Em janeiro, recorde-se, o Ministério da Educação anunciou uma profunda mudança na avaliação dos alunos do Ensino Básico. Acabou, então, com os exames de Português e Matemática nos 4.º e 6.º anos, introduzindo provas de aferição (testes nacionais apenas para aferir o cumprimento de metas curriculares) nessas e noutras disciplinas dos 2.º, 5.º e 8.º anos.

Explicou, então, o ministro Tiago Brandão Rodrigues que o objetivo do Governo é uma «escola inclusiva» e não uma «escola seletiva», de exames. E isto apesar de já então se saber, por estudos do Conselho Nacional da Educação, que era residual (0,4% a 1,9%) o número de alunos que chumbavam por causa dos exames entretanto abolidos. 
Os especialistas dizem que o número de reprovações ainda tem de cair mais, salientando que a taxa global de reprovação mais baixa que já tivemos, em 2010/11, foi de 7,5% e que uma percentagem muito elevada de alunos com sete anos reprova (10%).

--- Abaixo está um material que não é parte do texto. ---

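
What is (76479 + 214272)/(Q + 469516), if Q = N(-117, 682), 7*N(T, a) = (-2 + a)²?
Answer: 2035257/3749012 ≈ 0.54288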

Mais curiosa foi a reação do Governo em relação à diminuição das reprovações: o secretário de Estado da Educação, João Costa, veio dizer que «o que nos interessa é ter um foco muito grande na melhoria das aprendizagens e não na melhoria dos números». Certo. O que ainda ninguém descobriu é uma forma de aferir a assimilação e aplicação de conhecimentos por parte dos alunos, e o consequente êxito ou não das políticas educativas, sem números. Que o digam as grandes empresas: que se saiba, as que têm debaixo de olho os melhores alunos das universidades, não escolhem os que reprovam nem os que têm as médias mais baixas.